Disk Cook was a vertical operation. We handled every step of the delivery process — the call center, the payment, and the delivery itself (which was always the hardest part). We had to send the client order by fax, and, at the time, a restaurant only had one phone line, because telephone lines were very expensive in Brazil. So we had to start thinking out of the box. We decided that we had to fix the ordering system.
How did you find a business solution?
We went worldwide looking for a solution. How could we communicate with restaurants better and faster? We found this technology in Scandinavia that was like a two-way pager printing machine. With online ordering increasing rapid-fire, we created an online food order taker platform called iFood. With this solution in hand, it made it easier to expand to other cities. In 2011, we got some venture capital investment to improve and expand the model. At the end of 2014, I sold the whole delivery business and then left to take a sabbatical in California.
What have you done during your sabbatical?
I studied sustainability and design at UCLA for a couple of years, and I've developed an online knowledge-sharing platform called 2toring.com.
What inspired you to enter the education business?
I helped with Saúde e Alegria project in the Amazon, which brings internet connectivity to solar-powered information centers in the middle of the jungle, by the Tapajos river, in the state of Pará. This project totally changed life in these communities. You could say that the communities were catapulted from the Stone Age to the Digital Age with the flick of a switch.
When the computers started running in the info-center, they asked one of the community leaders, "What do you want to see?" The guy said, "I want to see snow. I never have never seen a picture of snow in my life." Imagine this guy in the middle of the Amazon. We Googled 'snow,' and he was mesmerized. "Oh, it's so white! How does it smell?" Like he thought the computer could emit smell. "Oh is it that cold?" And he touched the computer to "feel it".
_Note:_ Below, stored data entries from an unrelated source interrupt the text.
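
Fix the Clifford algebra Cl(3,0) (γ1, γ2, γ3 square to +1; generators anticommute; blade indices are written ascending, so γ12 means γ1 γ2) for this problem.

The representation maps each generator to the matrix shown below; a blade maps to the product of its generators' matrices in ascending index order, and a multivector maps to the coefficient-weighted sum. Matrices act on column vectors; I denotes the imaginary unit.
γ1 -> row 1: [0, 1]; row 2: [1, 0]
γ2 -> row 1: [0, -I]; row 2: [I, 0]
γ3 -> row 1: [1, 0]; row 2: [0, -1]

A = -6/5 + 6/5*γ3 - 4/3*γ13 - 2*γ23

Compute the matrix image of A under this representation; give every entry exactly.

Bivector images (products of the table entries): rho(γ13) = rho(γ1)rho(γ3) = row 1: [0, -1]; row 2: [1, 0]; rho(γ23) = rho(γ2)rho(γ3) = row 1: [0, I]; row 2: [I, 0].
M = (-6/5)*1 + (6/5)*rho(γ3) + (-4/3)*rho(γ13) + (-2)*rho(γ23), summed entrywise (1 is the identity matrix):
Answer: row 1: [0, 4/3 - 2*I]; row 2: [-4/3 - 2*I, -12/5]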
After I left, I think about eight months after, there were two guys from this community who had never before seen a computer. They began learning to code on their own watching Youtube and created an app so you could buy the boat tickets that service that region of the Amazon basin. So I realized what the power of education — online education — and how access to education changes lives. Realizing this really changed my life.
Tell us about your new project.
I realized that online/virtual education had to be interactive, and with the current technology, you could finally mimic a physical class online. I met my new partners in Los Angeles, who had a Brazilian software house called 2Mundos, which specialized in multi-player gaming and online education platforms. I decided to invest in the company, and we spun off to create 2Toring.com.
We decided to build this platform for interactive online classes, empowering people to teach anything to anyone. Pre-recorded classes work, but a lot of people, something like 70-80%, don't finish their course because it's boring, because there's no interactivity, because you can't ask questions on the spot, and because it's hard to learn on your own. You learn a lot from watching and sharing experiences with classmates.
Which of your Graded teachers made learning fun or had the most influence on you?
There were two. I had a great 4th grade teacher called Ms. Powell. She had us run around school and promoted healthy eating habits (in the 80s). That always kept me active. Today, if I start sitting too long, I stand up, start walking around the office. I also had a great photography teacher Mr. Gann. Photography, which I started at Graded, is still a hobby of mine today.
What are some skills you learned at Graded that apply to your professional life?
Negotiation, social skills, the ability to work with different cultures, the ability to make new friends and handle losing old friends (because families relocated), and the ability to adapt. Graded helped me learn to think out of the box. Working and living internationally, I realized that these soft skills I learned at an early age strongly impacted the person I am today. And I am happy to say that Graded played an important role in this.